= Kamela, Oregon =

Unincorporated community in the state of Oregon, United States

Kamela is an unincorporated community in Union County, Oregon, United States. It is located west of Interstate 84 about 20 miles northwest of La Grande.

There are several stories about how the community got its name. Among the explanations are that it was made up by combining the initials of the civil engineers working on the local railroad construction, or that it is the Cayuse word for "tree". Another informant stated that when the locale was a stagecoach station, it was called "Summit Station", but when the Union Pacific Railroad was built through the area, a different name was needed. Local doctor W. C. McKay was asked to supply a number of names of Native American origin to be used for various stations along the line. Kamela was selected from this list. According to an interpreter at the Umatilla Agency, the word meant "tamarack" in the Nez Perce language. However, L. C. McKay, the daughter of Dr.
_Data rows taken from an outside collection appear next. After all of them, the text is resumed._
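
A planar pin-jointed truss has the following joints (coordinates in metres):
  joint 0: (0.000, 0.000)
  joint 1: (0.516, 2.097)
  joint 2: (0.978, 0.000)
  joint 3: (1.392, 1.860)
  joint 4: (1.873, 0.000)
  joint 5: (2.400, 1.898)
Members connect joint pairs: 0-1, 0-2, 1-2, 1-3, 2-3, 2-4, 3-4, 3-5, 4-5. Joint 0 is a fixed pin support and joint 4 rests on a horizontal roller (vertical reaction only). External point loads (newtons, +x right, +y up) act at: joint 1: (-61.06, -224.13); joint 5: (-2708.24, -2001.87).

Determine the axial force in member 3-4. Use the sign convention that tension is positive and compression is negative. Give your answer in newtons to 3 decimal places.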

McKay, was sure the word meant "summit". Another station on the line, Mikecha, was made up of the names of three civil engineers—Mink, Kennedy, and Chalk—and the compiler of Oregon Geographic Names believed that this name was confused with Kamela. Kamela post office ran from 1887 to 1949.

Kamela is the highest railroad pass in the Blue Mountains, with an elevation of 4206 ft. Kamela had a roundhouse and served as a wood and timber handling point for the railroad. In 1904, the population of the community was 220. In 1940 Kamela had a population of 27. At one time the community had a school. One of the last Oregon train robberies began in Kamela in 1914.